Zlatan Ibrahimovic après son tacle sur Oscar.[GLYN KIRK / AFP]

Une fois de plus, Zlatan Ibrahimovic a cédé mercredi à la pression lors d’un match à fort enjeu. Néanmoins, sa rapide expulsion n’a pas empêché le PSG de se qualifier mercredi pour les quarts de finale de Ligue des Champions à Chelsea (1-1, 2-2). Depuis son arrivée à Paris, l'influence du géant suédois n’a jamais été aussi peu évidente.

 

Et si finalement Zlatan Ibrahimovic n’était pas si nécessaire que cela au Paris-Saint-Germain dans les grands rendez-vous européens ? Plus de six mois après un premier exploit face au FC Barcelone (3-2, en phases de poule) décroché déjà en l’absence de sa star, le PSG a frappé encore plus fort mercredi en se qualifiant sur le terrain de Chelsea (1-1, 2-2). Toujours sans Ibrahimovic. Ou quasiment.

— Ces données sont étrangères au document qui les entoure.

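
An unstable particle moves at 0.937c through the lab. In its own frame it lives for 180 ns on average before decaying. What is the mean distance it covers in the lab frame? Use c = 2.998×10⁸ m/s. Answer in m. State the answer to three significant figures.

145 m

β² = 0.877969, so γ = 1/√0.122031 = 2.8626.
Lab-frame lifetime: Δt = γτ = 2.8626 × 180 ns = 515.27 ns.
Distance: d = vΔt = 0.937 × 2.998×10⁸ m/s × 5.1527×10^-7 s = 145 m.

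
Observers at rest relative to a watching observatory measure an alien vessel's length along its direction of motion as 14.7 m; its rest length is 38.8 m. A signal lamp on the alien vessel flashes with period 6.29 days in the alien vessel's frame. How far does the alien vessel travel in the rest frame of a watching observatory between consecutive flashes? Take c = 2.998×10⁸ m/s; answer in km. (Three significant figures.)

3.98×10^11 km

γ = L₀/L = 38.8/14.7 = 2.63946.
β = √(1 − 1/γ²) = 0.92545. Lab-frame period = γτ = 2.63946×6.29 days = 16.602 days. Distance = βc × γτ = 0.92545 × 2.998×10⁸ m/s × 1434412.8 s = 3.9798×10^14 m = 3.98×10^11 km.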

Expulsé dès la 31e minute de jeu pour un tacle dangereux sur le Brésilien Oscar, Ibra a laissé ses partenaires à 10 après avoir été transparent pendant les deux premiers tiers de la première mi-temps. A Londres, le PSG n’a marqué aucun but lorsqu’il était sur le terrain. Sans lui, Paris en a inscrit deux, qui plus est en infériorité numérique. Le constat est cinglant pour celui qui a pris la vilaine habitude, tout au long de sa carrière, de passer à côté des rencontres de Ligue des Champions à haute pression.

 

Sa suspension en quart de finale pourrait être un mal pour un bien

Comme à Valence la saison dernière, les nerfs de Zlatan ont lâché. Il a récolté le quatrième carton rouge de sa carrière dans la plus prestigieuse des compétitions européennes. Et égalé le record du Néerlandais Edgar Davids, pas franchement connu pour être un tendre du temps où il exercait.

Le PSG doit-il désormais se passer d’Ibrahimovic à chacun de ses matches européens à fort enjeu ? La question mérite sans conteste d’être posée depuis mercredi soir. En attendant, Paris sera privé de ses services, au moins pour le quart de finale aller et vraisemblablement pour le retour – il demeure dans l’attente de sa suspension définitive -. Peut-être, un mal pour un bien.